Holton has set himself an admirable challenge. He wants to bring together all the recent scholarship on the American Revolution and present it in an engaging, accessible style for the general public. Despite decades of scholarship, including his own, that has challenged triumphalist narratives of the nation’s founding, there are still relatively few mainstream histories that bring all these multiple pieces together. The best of them do not simply summarize what others have said in bits and pieces: They push the scholarship forward by offering a bold new interpretation.
In this regard, Liberty Is Sweet underwhelms. It demonstrates Holton’s enviable grasp of the scholarship and his skill at narrative prose, but it offers no larger argument, only a myriad of smaller rejoinders to popular myths. It is full of interests but no big ideas. One senses that he is giving us a souped-up version of his college lectures rather than a fully thought-through narrative history. Indeed, it is the very familiarity of his story—its conventionality to anyone who has sat through a college U.S. history course in the past few decades—that makes the criticism that Holton received in the run-up to the publication of Liberty Is Sweet both strange and unsurprising.

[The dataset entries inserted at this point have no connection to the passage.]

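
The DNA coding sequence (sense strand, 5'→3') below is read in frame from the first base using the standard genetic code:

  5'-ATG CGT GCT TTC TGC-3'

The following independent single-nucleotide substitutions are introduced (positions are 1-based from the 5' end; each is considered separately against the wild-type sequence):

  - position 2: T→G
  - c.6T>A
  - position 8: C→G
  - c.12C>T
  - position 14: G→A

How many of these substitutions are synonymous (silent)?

Codon 1: ATG (Met) → AGG (Arg) — missense.
Codon 2: CGT (Arg) → CGA (Arg) — synonymous.
Codon 3: GCT (Ala) → GGT (Gly) — missense.
Codon 4: TTC (Phe) → TTT (Phe) — synonymous.
Codon 5: TGC (Cys) → TAC (Tyr) — missense.
Synonymous: 2 of 5.

2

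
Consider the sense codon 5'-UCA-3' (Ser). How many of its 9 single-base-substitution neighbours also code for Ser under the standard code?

3

Position 1: none → 0 synonymous.
Position 2: none → 0 synonymous.
Position 3: UCU, UCC, UCG → 3 synonymous.
Total: 0 + 0 + 3 = 3.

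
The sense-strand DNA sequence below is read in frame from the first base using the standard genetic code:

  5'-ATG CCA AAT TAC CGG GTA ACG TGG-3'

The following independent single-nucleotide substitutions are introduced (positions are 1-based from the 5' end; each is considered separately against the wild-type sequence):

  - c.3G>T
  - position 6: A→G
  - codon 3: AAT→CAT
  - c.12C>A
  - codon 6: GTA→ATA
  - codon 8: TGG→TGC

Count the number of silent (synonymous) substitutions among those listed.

Codon 1: ATG (Met) → ATT (Ile) — missense.
Codon 2: CCA (Pro) → CCG (Pro) — synonymous.
Codon 3: AAT (Asn) → CAT (His) — missense.
Codon 4: TAC (Tyr) → TAA (Stop) — nonsense.
Codon 6: GTA (Val) → ATA (Ile) — missense.
Codon 8: TGG (Trp) → TGC (Cys) — missense.
Synonymous: 1 of 6.

1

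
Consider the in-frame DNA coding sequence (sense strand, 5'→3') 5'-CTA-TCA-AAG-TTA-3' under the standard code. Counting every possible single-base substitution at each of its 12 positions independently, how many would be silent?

10

Codon 1 (CTA, Leu): 4 synonymous substitutions.
Codon 2 (TCA, Ser): 3 synonymous substitutions.
Codon 3 (AAG, Lys): 1 synonymous substitution.
Codon 4 (TTA, Leu): 2 synonymous substitutions.
Total: 4 + 3 + 1 + 2 = 10.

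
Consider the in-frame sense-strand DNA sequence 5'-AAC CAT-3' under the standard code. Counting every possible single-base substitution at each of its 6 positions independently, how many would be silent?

2

Codon 1 (AAC, Asn): 1 synonymous substitution.
Codon 2 (CAT, His): 1 synonymous substitution.
Total: 1 + 1 = 2.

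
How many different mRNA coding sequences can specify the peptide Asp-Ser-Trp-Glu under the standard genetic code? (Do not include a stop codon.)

24

Asp: 2 codons.
Ser: 6 codons.
Trp: 1 codon.
Glu: 2 codons.
2 × 6 × 1 × 2 = 24.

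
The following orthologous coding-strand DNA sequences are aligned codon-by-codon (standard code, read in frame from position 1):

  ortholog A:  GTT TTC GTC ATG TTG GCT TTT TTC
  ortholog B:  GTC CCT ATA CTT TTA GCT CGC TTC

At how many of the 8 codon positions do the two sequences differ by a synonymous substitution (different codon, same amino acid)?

2

Codon 1: GTT Val / GTC Val — synonymous.
Codon 2: TTC Phe / CCT Pro — nonsynonymous.
Codon 3: GTC Val / ATA Ile — nonsynonymous.
Codon 4: ATG Met / CTT Leu — nonsynonymous.
Codon 5: TTG Leu / TTA Leu — synonymous.
Codon 6: GCT Ala / GCT Ala — identical.
Codon 7: TTT Phe / CGC Arg — nonsynonymous.
Codon 8: TTC Phe / TTC Phe — identical.
Synonymous differences: 2.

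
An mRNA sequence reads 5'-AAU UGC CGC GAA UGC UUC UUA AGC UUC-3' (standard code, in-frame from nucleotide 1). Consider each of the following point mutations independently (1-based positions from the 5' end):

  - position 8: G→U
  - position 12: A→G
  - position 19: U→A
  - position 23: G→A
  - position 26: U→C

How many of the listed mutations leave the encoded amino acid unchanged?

1

Codon 3: CGC (Arg) → CUC (Leu) — missense.
Codon 4: GAA (Glu) → GAG (Glu) — synonymous.
Codon 7: UUA (Leu) → AUA (Ile) — missense.
Codon 8: AGC (Ser) → AAC (Asn) — missense.
Codon 9: UUC (Phe) → UCC (Ser) — missense.
Synonymous: 1 of 5.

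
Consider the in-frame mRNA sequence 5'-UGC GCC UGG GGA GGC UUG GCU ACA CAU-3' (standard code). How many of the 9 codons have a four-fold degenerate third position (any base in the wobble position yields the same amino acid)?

5

Codon 1 UGC (Cys): third position 2-fold.
Codon 2 GCC (Ala): third position 4-fold.
Codon 3 UGG (Trp): third position 1-fold.
Codon 4 GGA (Gly): third position 4-fold.
Codon 5 GGC (Gly): third position 4-fold.
Codon 6 UUG (Leu): third position 2-fold.
Codon 7 GCU (Ala): third position 4-fold.
Codon 8 ACA (Thr): third position 4-fold.
Codon 9 CAU (His): third position 2-fold.
Four-fold degenerate third positions: 5.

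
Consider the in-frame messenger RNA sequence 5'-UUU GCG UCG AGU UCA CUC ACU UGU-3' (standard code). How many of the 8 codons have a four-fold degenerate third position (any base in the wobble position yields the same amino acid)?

5

Codon 1 UUU (Phe): third position 2-fold.
Codon 2 GCG (Ala): third position 4-fold.
Codon 3 UCG (Ser): third position 4-fold.
Codon 4 AGU (Ser): third position 2-fold.
Codon 5 UCA (Ser): third position 4-fold.
Codon 6 CUC (Leu): third position 4-fold.
Codon 7 ACU (Thr): third position 4-fold.
Codon 8 UGU (Cys): third position 2-fold.
Four-fold degenerate third positions: 5.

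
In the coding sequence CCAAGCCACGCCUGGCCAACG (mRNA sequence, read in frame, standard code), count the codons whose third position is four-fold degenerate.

Codon 1 CCA (Pro): third position 4-fold.
Codon 2 AGC (Ser): third position 2-fold.
Codon 3 CAC (His): third position 2-fold.
Codon 4 GCC (Ala): third position 4-fold.
Codon 5 UGG (Trp): third position 1-fold.
Codon 6 CCA (Pro): third position 4-fold.
Codon 7 ACG (Thr): third position 4-fold.
Four-fold degenerate third positions: 4.

4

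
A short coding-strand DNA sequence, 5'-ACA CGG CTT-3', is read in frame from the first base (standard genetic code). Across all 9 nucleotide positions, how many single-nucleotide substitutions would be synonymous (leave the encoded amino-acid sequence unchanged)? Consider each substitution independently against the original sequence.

Codon 1 (ACA, Thr): 3 synonymous substitutions.
Codon 2 (CGG, Arg): 4 synonymous substitutions.
Codon 3 (CTT, Leu): 3 synonymous substitutions.
Total: 3 + 4 + 3 = 10.

10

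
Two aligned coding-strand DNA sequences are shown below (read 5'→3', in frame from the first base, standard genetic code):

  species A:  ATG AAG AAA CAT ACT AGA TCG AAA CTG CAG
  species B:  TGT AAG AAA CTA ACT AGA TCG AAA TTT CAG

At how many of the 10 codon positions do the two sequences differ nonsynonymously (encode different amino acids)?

Codon 1: ATG Met / TGT Cys — nonsynonymous.
Codon 2: AAG Lys / AAG Lys — identical.
Codon 3: AAA Lys / AAA Lys — identical.
Codon 4: CAT His / CTA Leu — nonsynonymous.
Codon 5: ACT Thr / ACT Thr — identical.
Codon 6: AGA Arg / AGA Arg — identical.
Codon 7: TCG Ser / TCG Ser — identical.
Codon 8: AAA Lys / AAA Lys — identical.
Codon 9: CTG Leu / TTT Phe — nonsynonymous.
Codon 10: CAG Gln / CAG Gln — identical.
Nonsynonymous differences: 3.

3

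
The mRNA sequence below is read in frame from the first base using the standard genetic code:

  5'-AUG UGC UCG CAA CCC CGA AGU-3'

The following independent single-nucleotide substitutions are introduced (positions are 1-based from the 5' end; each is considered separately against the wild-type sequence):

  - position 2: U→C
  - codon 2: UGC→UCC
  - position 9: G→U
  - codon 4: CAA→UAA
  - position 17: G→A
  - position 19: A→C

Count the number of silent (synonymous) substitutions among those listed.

1

Codon 1: AUG (Met) → ACG (Thr) — missense.
Codon 2: UGC (Cys) → UCC (Ser) — missense.
Codon 3: UCG (Ser) → UCU (Ser) — synonymous.
Codon 4: CAA (Gln) → UAA (Stop) — nonsense.
Codon 6: CGA (Arg) → CAA (Gln) — missense.
Codon 7: AGU (Ser) → CGU (Arg) — missense.
Synonymous: 1 of 6.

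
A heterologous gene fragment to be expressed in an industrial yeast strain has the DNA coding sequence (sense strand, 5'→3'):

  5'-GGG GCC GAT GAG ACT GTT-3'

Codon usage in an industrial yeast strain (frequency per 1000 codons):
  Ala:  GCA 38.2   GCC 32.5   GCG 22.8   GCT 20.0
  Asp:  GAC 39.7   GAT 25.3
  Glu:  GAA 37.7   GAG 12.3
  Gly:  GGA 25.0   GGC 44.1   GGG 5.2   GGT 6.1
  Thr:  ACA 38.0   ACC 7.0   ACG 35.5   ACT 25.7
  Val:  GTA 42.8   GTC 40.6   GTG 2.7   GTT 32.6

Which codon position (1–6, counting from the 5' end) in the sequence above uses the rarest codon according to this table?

1

Codon 1 GGG (Gly): 5.2 per 1000.
Codon 2 GCC (Ala): 32.5 per 1000.
Codon 3 GAT (Asp): 25.3 per 1000.
Codon 4 GAG (Glu): 12.3 per 1000.
Codon 5 ACT (Thr): 25.7 per 1000.
Codon 6 GTT (Val): 32.6 per 1000.
Lowest frequency is 5.2 at codon 1.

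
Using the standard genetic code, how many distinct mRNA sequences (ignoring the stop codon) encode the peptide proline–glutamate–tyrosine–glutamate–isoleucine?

Pro: 4 codons.
Glu: 2 codons.
Tyr: 2 codons.
Glu: 2 codons.
Ile: 3 codons.
4 × 2 × 2 × 2 × 3 = 96.

96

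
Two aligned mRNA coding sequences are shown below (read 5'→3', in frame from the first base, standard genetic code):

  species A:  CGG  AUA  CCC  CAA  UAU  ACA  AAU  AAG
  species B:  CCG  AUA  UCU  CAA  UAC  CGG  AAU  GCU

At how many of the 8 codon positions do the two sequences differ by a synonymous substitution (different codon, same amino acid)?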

Strange because his socialist critics
insisted that, based on his Washington Post piece, he was reducing
the revolutionary war to racist backlash in defense of slavery—something that
the book carefully avoids. Socialists should in fact find much to admire in the
attention he gives to the moneyed elite’s attempts to undermine the working
poor’s calls for more freedom. Meanwhile, the scholars who critiqued Holton for
similarly overplaying slavery’s role in the Patriots’ cause will also find a considerably
more complicated tale.
But the vitriol is as also unsurprising. His argument that many white Patriots, especially Southern ones, were partly motivated to break away from Britain in response to acts like Dunmore’s Proclamation would have been, only a few years ago, hardly contested. It is an argument so widely accepted among historians today that, when a writer trots it out in public these days, the best a critic can do is find a minor error or overstatement to undermine its basic truth. In this sense, the intense criticism Holton has already received says far less about the novelty or provocativeness of his arguments than it does about the times in which he is making them. In another era, Liberty Is Sweet would have been an unremarkable book. But these days, it will perhaps inevitably be met with rage.